Silvio’s in Scandinavia
Anyone who’s ever holidayed in a Scandinavian forest and realised that if they ever commit a serious crime, this is where they’ll run to, will relate to the plot of Lilyhammer (SV1, Mon 21:00), a new Norwegian-American TV series that sees the FBI place a mafia turncoat in witness protection in a remote northern Norwegian town.
The main star (and co-writer) is none other than Steven Van Zandt, Bruce Springsteen’s trusty guitarist who proved his mob credentials as Tony’s consigliere Silvio in The Sopranos. The show is popular in Norway where a million tuned in to watch the first episode in January. The LA Times was also impressed, commending Van Zandt’s “charming, semi-sweet performance” and thought that the Norwegian supporting staff “underplay to good effect”.
And then, barely 15 minutes later on SV2, comes The Mystery of Edwin Drood, a two-part dramatisation of Charles Dickens’ last and unfinished novel – a murder mystery that will never ever be solved. Still that hasn’t stopped crime writer Gwyneth Hughes from having a stab.

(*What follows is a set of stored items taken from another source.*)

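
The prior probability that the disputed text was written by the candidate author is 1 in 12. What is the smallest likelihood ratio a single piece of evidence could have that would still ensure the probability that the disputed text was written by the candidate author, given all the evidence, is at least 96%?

264

Prior odds = (1/12)/(11/12) = 1/11.
Target odds = 0.96/0.04 = 24.
Required Bayes factor = 24 ÷ (1/11) = 264.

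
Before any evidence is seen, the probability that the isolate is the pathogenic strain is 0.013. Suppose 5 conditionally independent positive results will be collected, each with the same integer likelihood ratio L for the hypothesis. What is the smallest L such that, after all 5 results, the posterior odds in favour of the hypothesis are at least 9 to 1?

4

Prior odds = 0.013/0.987 = 13/987.
Target odds = 9.
Need L⁵ ≥ 9 ÷ (13/987) = 8883/13.
3⁵ = 243 < 8883/13 ≤ 1024 = 4⁵, so L = 4.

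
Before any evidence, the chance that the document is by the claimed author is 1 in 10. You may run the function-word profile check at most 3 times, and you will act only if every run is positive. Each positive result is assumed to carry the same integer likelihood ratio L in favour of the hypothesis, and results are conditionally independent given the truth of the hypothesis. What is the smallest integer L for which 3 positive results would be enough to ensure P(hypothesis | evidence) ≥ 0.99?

Prior odds = 0.1/0.9 = 1/9.
Target odds = 0.99/0.01 = 99.
Need L³ ≥ 99 ÷ (1/9) = 891.
9³ = 729 < 891 ≤ 1000 = 10³, so L = 10.

10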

The result, writes Guardian critic Lucy Mangan, a self-confessed Dickens hater, is “so very, very good” thanks to a “lovely, supple, sinewy script” and “uniformly brilliant performances”, including Freddie Fox, who “played the insufferable gilded youth Edwin Drood to such perfection that the eponymous mystery first promised to be why no-one had offed the little shit long before now”.
Elsewhere, Dragons’ Den (BBC Ent, Sun 19:30) is a British reality show of the same ilk of The Apprentice in which would-be entrepreneurs pitch their business ideas to a panel; Persons Unknown (TV2 Zulu, Sat 20:00) is yet another average US supernatural series; there’s another chance to see The Doors film When You’re Strange (SV1, Tue 22:45), Infamous Assassinations (DRK, Mon 21:40) looks at the murder of Che Guevara in Bolivia in 1967; next week is American short film night every day at 21:45 on SV2; and An Exile in Paradise (DRK, Wed 22:10) retraces a journey made by British nonsense poet Edward Lear through the Balkans in 1948 – the inspiration for The Owl and the Pussycat perhaps?